Another variant that only works for chrysalis and not coordicide is to build the merkle root for each epoch out of the mutated milestone merkle roots.

Downsides

  • When the epoch changes, some transactions there were valid become invalid because they need proofs. This could be an attack vector to attack the ctps, but only while the epoch changes. The tip selection could be modified to mitigate this problem.
  • Short term dust attacks are possible. If an attacker can add 1 GB of dust a day, then this approach limits the dust to 2 GB. Local rate control measures can prevent this.
  • If an attacker dusts at 100 tps for 1 day, then each proof from that day requires about 25 hash operations to verify, I think. If my math is wrong, and its many more times this, an attacker can spam long proofs for everyone to verify.
  • How does this approach work with people who need dust?

Just wondering here William, do you still intend to use the bitmask itself? Or are you proposing to to keep changing the merkle tree and that the spender’s proof is an update function on said merkle tree? How would this work if you want to include the previous root in the new epoch ?
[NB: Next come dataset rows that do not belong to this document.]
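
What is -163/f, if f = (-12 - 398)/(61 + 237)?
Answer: 24287/205 ≈ 118.47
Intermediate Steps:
f = -205/149 (f = -410/298 = -410*1/298 = -205/149 ≈ -1.3758)
-163/f = -163/(-205/149) = -163*(-149/205) = 24287/205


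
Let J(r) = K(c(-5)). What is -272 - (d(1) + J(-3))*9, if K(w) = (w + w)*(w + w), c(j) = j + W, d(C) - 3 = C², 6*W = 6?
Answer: -884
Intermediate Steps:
W = 1 (W = (⅙)*6 = 1)
d(C) = 3 + C²
c(j) = 1 + j (c(j) = j + 1 = 1 + j)
K(w) = 4*w² (K(w) = (2*w)*(2*w) = 4*w²)
J(r) = 64 (J(r) = 4*(1 - 5)² = 4*(-4)² = 4*16 = 64)
-272 - (d(1) + J(-3))*9 = -272 - ((3 + 1²) + 64)*9 = -272 - ((3 + 1) + 64)*9 = -272 - (4 + 64)*9 = -272 - 68*9 = -272 - 1*612 = -272 - 612 = -884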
Happy this is being picked up!

I would dispense with the bit mask since it is not necessary. The hashes of the UTXO stored in each epoch can be ordered in several different ways. Either the hash itself can dictate its own location (using the cantor walk from the root with 0=go left, 1=go right), or the order they mutated the ledger state (in chrysalis).
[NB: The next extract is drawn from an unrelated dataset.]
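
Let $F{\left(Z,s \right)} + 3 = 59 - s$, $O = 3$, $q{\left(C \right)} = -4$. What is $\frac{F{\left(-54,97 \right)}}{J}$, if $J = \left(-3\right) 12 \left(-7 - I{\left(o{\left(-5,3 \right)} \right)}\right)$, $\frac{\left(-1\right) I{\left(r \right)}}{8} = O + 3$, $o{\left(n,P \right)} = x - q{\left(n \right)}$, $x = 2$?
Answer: $\frac{1}{36} \approx 0.027778$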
The proof of inclusion will change with each spend because you need to record that the output was consumed. I think the method outlined above is the easiest way to do that.

I wouldnt do that, and there is two reasons why. First, its not too expensive to just store the merkle root for each epoch. Its about 1 hash a day, which I think is ok.
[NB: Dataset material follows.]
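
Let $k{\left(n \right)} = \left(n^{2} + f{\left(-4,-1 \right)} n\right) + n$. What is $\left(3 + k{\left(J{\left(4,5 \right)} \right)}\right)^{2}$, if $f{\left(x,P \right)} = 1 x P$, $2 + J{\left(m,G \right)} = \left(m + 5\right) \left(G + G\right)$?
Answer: $67026969$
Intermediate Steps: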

Second, if you dont want to store the merkle root for each epoch, attaching the old merkle root as leaf in the next one tree is not a good idea, because then the proofs grow linearly. Suppose I want to prove a UTXO from Epoch 1 when it is Epoch 100 now. Then I need the proof of inclusion into the first epoch. Then I need the proof of inclusion of the 1st epoch in the second epoch. Then the third in the 4th etc. This means that my proof would be as long as the sum of the depth of all the merkle trees of all the epochs. Each epoch I think will have depth between 10 and 30, so this is between 1000-3000 hashes! This is way to long.

Instead, it makes sense to me to build the all the merkle roots into a new merkle tree. If the number of epochs is not a power of 2, you will need to save more than 1 hash, in order to construct the merkle tree including the epoch, but thats ok.

Oh also, its not official were adopting this, but I am advocating it :slight_smile:

Including the previous epoch doesn’t need to be linear and can easily be log(n-epoch) by also including epoch mod 10, 100, 1000, 10000, 100000 etc.(or some other factor) This keeps the proofs from growing endlessly but you maintain a hard hashchain (this is essentially what I do with AION’s timewarping). You can proof(hash based) existence of any (non-value) data this way. By just providing a path of transactions to 1 TX that ever contained dust and then the historical proof becomes log(n-epoch).

If all nodes will keep the epoch chain you will only need to generate your generate your proof just once. Selective permanodes might not even be needed then.